Алексей Алексеевич протянул руки, схватил Павлушу за плечи, порывисто прижал к себе мальчика. Словно боялся, что тот и впрямь помчится убивать. Неосознанная жаркая нежность обволокла сердце учителя. Пальцы коснулись волос мальчика, и тут же отец ощутил, как стыдливо отхлынуло от него хрупкое, чуткое тело парнишки. «Ничего, – подумал, – даст бог, оттает еще. Не все в нем вымерзло…»
– Значит… ты ему тоже врезал?
– К сожалению, не сдержался.
– Вот и молодчик! Еще чего – сдерживаться. Тебе синяки ставить будут, а ты сдерживайся. Да я б ему девять грамм! Чтобы в одно ухо влетело, в другое вылетело!
Отец за голову схватился:
– И это Голубеву‑то? Автоному Вуколычу такое? Нашему председателю? Участнику, герою войны? Раненому, контуженому? Что ты, что ты, сынок? Господь с тобой… Он же хороший человек. Он, поди, сам сейчас страдает… Не‑е‑ет, сынок. Да он тут за всю свою жизнь и не радовался, может, ни разу. А страданий принял – ни в одного буржуя не влезло бы… Что ты, что ты, сынок? – Учитель все настойчивее тряс головой из стороны в сторону, отрицая виновность председателя.
– А чего тогда дерется? Думает, слабаки тут, да?! Интеллигенция тухлая, очкарики? Контуженый, ха! Да мы все после войны контуженые…
Отец продолжал серьезно отговаривать Павлушу от мести председателю, как вдруг в ракитовых кустах над ручьем гулко, предельно отчетливо попробовал голос молодой соловей. Голос его хоть и был звучен, объемен, густ, однако свободы ему, раскованности певческой явно еще не хватало. Иногда он как бы со счету сбивался и лупил горохом невпопад, иногда, захлебываясь, проглатывал звуки.

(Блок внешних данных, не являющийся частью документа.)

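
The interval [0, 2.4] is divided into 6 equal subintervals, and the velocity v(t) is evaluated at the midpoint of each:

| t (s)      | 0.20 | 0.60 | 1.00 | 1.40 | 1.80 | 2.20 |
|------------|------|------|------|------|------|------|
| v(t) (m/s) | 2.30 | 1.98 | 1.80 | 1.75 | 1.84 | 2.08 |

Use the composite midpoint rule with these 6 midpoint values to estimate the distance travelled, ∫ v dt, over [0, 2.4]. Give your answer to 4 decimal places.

h = 0.4, n = 6.
h·[y(m₁) + y(m₂) + y(m₃) + y(m₄) + y(m₅) + y(m₆)] = 0.4·(11.75) = 4.7000.

4.7000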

– Слышишь, Павлуша? Опять соловушка…
– Не глухой.
– Нравится?
– Значит… простишь Автоному?
– Прощу, конечно. Тем более что я сам виноват. По правилам – нужно было связать председателя. А я на рожон полез. Хуже всякого пьяного.
– В следующий раз он тебе под оба глаза подставит. У тебя ранение было! Он же тебя ослепить мог, зараза! Зверь!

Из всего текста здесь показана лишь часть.